Member of the Chamber of Deputies
- In office 1894 – 17 February 1899
- Constituency: Illapel, Ovalle and Combarbalá
- In office 1888–1891
- Constituency: Ovalle

Minister of the Interior
- In office 20 May 1891 – 8 August 1891
- President: José Manuel Balmaceda

Acting Minister of War and Navy
- In office 3 August 1891 – 8 August 1891
- President: José Manuel Balmaceda

Minister of Justice and Public Instruction
- In office 30 May 1890 – 11 August 1890
- President: José Manuel Balmaceda
- In office 2 November 1888 – 11 June 1889

Personal details
- Born: 18 April 1858 Valparaíso, Chile
- Died: 17 February 1899 (aged 40) Santiago, Chile
- Party: Liberal Party Liberal Democratic Party
- Spouse: Ester Valderrama Téllez
- Children: 4
- Parent(s): Ramón Bañados Benerdique Virginia Espinosa Hidalgo
- Education: University of Chile (LL.B)
- Profession: Lawyer

= Julio Bañados =

Chilean lawyer and politician (1858–1899)

Julio Bañados Espinosa (18 April 1858 – 17 February 1899) was a Chilean lawyer, academic and politician who served as a member of the Chamber of Deputies of Chile and as a minister of state under presidents José Manuel Balmaceda and Federico Errázuriz Echaurren.

He served as Minister of Justice and Public Instruction, Minister of the Interior, acting Minister of War and Navy, and Minister of Industry and Public Works.

==Early life==
Bañados was born in Valparaíso on 18 April 1858 to Ramón Bañados Benerdique and Virginia Espinosa Hidalgo. He studied at the Sacred Hearts schools in Valparaíso and Santiago, Colegio San Luis, Colegio San Ignacio and the Instituto Nacional. He later studied law at the University of Chile and qualified as a lawyer on 20 May 1882.

Bañados pursued an academic career alongside his legal and political activities. He taught history and geography at the Instituto Nacional from 1882 to 1887 and later became professor of constitutional law at the University of Chile, succeeding Jorge Huneeus Zegers in the chair.

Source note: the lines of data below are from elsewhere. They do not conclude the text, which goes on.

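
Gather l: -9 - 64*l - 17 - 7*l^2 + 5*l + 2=-7*l^2 - 59*l - 24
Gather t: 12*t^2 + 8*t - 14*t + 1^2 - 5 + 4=12*t^2 - 6*t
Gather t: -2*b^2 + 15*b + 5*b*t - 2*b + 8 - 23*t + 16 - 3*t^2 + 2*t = -2*b^2 + 13*b - 3*t^2 + t*(5*b - 21) + 24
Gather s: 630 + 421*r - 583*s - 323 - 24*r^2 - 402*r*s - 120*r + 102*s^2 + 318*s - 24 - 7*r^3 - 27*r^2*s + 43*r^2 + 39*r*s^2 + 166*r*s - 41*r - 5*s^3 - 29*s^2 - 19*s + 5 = -7*r^3 + 19*r^2 + 260*r - 5*s^3 + s^2*(39*r + 73) + s*(-27*r^2 - 236*r - 284) + 288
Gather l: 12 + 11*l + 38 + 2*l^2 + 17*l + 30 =2*l^2 + 28*l + 80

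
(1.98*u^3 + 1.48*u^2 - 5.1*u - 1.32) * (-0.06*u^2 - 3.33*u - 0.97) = -0.1188*u^5 - 6.6822*u^4 - 6.543*u^3 + 15.6266*u^2 + 9.3426*u + 1.2804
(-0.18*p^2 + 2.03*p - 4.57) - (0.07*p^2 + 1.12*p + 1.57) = -0.25*p^2 + 0.91*p - 6.14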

On 16 January 1884, he married Ester Valderrama Téllez, daughter of senator Adolfo Valderrama. They had four daughters: Laura, Ester, Virginia and Olga.

==Political career==
Initially a member of the Liberal Party, Bañados was elected substitute deputy for Ovalle for the 1885–1888 legislative term. He served as a replacement member of the permanent committee on government and foreign relations.

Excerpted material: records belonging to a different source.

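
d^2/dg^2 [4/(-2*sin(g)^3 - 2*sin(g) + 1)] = 8*(18*sin(g)^6 - 20*sin(g)^4 + 9*sin(g)^3 - 10*sin(g)^2 - 5*sin(g) - 4)/(2*sin(g)^3 + 2*sin(g) - 1)^3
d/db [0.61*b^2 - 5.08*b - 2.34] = 1.22*b - 5.08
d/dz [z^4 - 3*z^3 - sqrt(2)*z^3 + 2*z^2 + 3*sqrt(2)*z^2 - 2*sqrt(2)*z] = 4*z^3 - 9*z^2 - 3*sqrt(2)*z^2 + 4*z + 6*sqrt(2)*z - 2*sqrt(2)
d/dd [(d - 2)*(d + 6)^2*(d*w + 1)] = (d + 6)*(w*(d - 2)*(d + 6) + 2*(d - 2)*(d*w + 1) + (d + 6)*(d*w + 1))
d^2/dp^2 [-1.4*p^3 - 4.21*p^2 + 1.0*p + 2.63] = -8.4*p - 8.42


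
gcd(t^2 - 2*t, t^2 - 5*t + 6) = t - 2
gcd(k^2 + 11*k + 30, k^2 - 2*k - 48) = k + 6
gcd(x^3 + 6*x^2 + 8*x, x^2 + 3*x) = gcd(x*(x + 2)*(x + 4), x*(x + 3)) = x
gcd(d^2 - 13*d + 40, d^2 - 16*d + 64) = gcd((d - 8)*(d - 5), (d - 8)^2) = d - 8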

He was elected deputy for Ovalle for the 1888–1891 term. During this period, he served on the permanent committee on finance and industry and was a member of the Conservative Commission for the 1890–1891 recess.

President José Manuel Balmaceda appointed Bañados Minister of Justice and Public Instruction on 2 November 1888. He served until 11 June 1889 and returned to the ministry from 30 May to 11 August 1890. During his tenure, the government established the Pedagogical Institute in 1889 and introduced several reforms concerning secondary education, prisons and educational institutions.

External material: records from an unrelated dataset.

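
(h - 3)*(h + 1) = h^2 - 2*h - 3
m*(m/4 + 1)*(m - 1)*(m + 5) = m^4/4 + 2*m^3 + 11*m^2/4 - 5*m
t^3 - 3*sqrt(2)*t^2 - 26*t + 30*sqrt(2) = (t - 5*sqrt(2))*(t - sqrt(2))*(t + 3*sqrt(2))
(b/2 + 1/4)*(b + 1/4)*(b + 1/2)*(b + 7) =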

During the political crisis of 1891, Bañados remained aligned with Balmaceda. He served as Minister of the Interior from 20 May to 8 August 1891 and simultaneously as acting Minister of War and Navy from 3 to 8 August. He also served as secretary-general of the Army and director of military operations.

Bañados was elected deputy for Ovalle to the Constituent Congress that sat from 15 April to 18 August 1891, where he served on the permanent committee on constitution, legislation and justice. Following the defeat of Balmaceda's government in the Chilean Civil War of 1891, Bañados went into exile in France. He returned to Chile in 1894 after an amnesty was enacted.

After his return, Bañados was elected deputy for Illapel, Combarbalá and Ovalle for the 1894–1897 term. He was reelected for the same constituency for the 1897–1900 term. During both periods, he served on the permanent committee on constitution, legislation and justice and was a member of the Conservative Commission.

Bañados was also active in the Liberal Democratic Party, serving as a director and member of its parliamentary committee.

Under President Federico Errázuriz Echaurren, Bañados served as Minister of Industry and Public Works from 23 December 1897 to 14 April 1898.

Bañados was the author of several political and constitutional works, including Gobierno parlamentario y sistema representativo (1888), Constituciones de Chile (1889), La reforma constitucional i la administración Balmaceda (1891), and Balmaceda, su gobierno y la revolución de 1891 (1894).

He died in Santiago on 17 February 1899, while serving as a member of the Chamber of Deputies.